Much to M.’s eternal consternation, I finished the actual class early, as usual, but since we had a full house +, there were a lot of questions, and a number of students who stayed to have me look at a particular problem in their dissertation file. This was fine with me, since I’m always glad to catch problems early on in the process, except I had also made arrangements to use the classroom after hours to run through an abbreviated version of the same material for another group of students, and answer their questions, as well.
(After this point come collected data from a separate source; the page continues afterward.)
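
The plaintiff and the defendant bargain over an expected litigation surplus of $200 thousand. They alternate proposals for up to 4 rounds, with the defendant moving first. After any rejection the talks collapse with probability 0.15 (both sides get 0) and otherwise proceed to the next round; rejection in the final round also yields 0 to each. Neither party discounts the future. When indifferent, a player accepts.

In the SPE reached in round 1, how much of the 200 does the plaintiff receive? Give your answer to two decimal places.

148.33

By backward induction:
Round 4 (the plaintiff proposes): rejection yields 0 for the defendant; the plaintiff offers 0 and keeps 200.
Round 3 (the defendant proposes): rejecting gives the plaintiff an expected 0.85 × 200 = 170, so the defendant offers 170, keeping 30.
Round 2 (the plaintiff proposes): rejecting gives the defendant an expected 0.85 × 30 = 25.5; the plaintiff offers that and keeps 174.5.
Round 1 (the defendant proposes): rejecting gives the plaintiff an expected 0.85 × 174.5 = 148.325. The defendant offers 148.325 and keeps 200 − 148.325 = 51.675.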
I am not a teacher; I am a typesetter. A layout artist, The Monica insists. I don’t have much call to use actual creativity in my day-to-day job, but I do enjoy puzzling out styles and margins and fonts and all the shiny tricks that programs like Word and InDesign can perform if you know how to lay the groundwork. For that piece of my job, conversation is only a distraction, and one I rarely seek out. Honestly, I could be designing the perfect operating manual, here people, if only you would cease your infernal yapping!

To me, there is something inherently satisfying in transforming raw text into a finished product, even in something as bland and consistent and dry as a dissertation’s required formatting. Even more satisfying, though, is the occasional and unexpected pleasure of sharing a minor bit of geek-fu with a zombified student who really only wants the project to be done, please god, and watching as a minor flash of understanding shifts to awe and then to a familiar glee when they see what this glitchy program they’ve been using since grade school can actually do if properly motivated. Even if they never have to use styles and section breaks and auto-populating tables of contents again, that proverbial lightbulb imparts a kind of fearlessness. It’s as if they’ve learned to tame a nightmare; suddenly the gremlins’ teeth aren’t quite as sharp. At that point, all that’s left to do is sit back and watch as they dig into the file and wrest that unruly beast into submission.

It’s a very small matter, in the grand scheme of things. They’ll forget that eureka euphoria within a few hours, if not sooner, and I’ll probably still find inconsistencies and minor glitches before they’re done, but the difference in attitude is remarkable and lasting — for a little while, at least.

To me, that alone makes the classes worthwhile.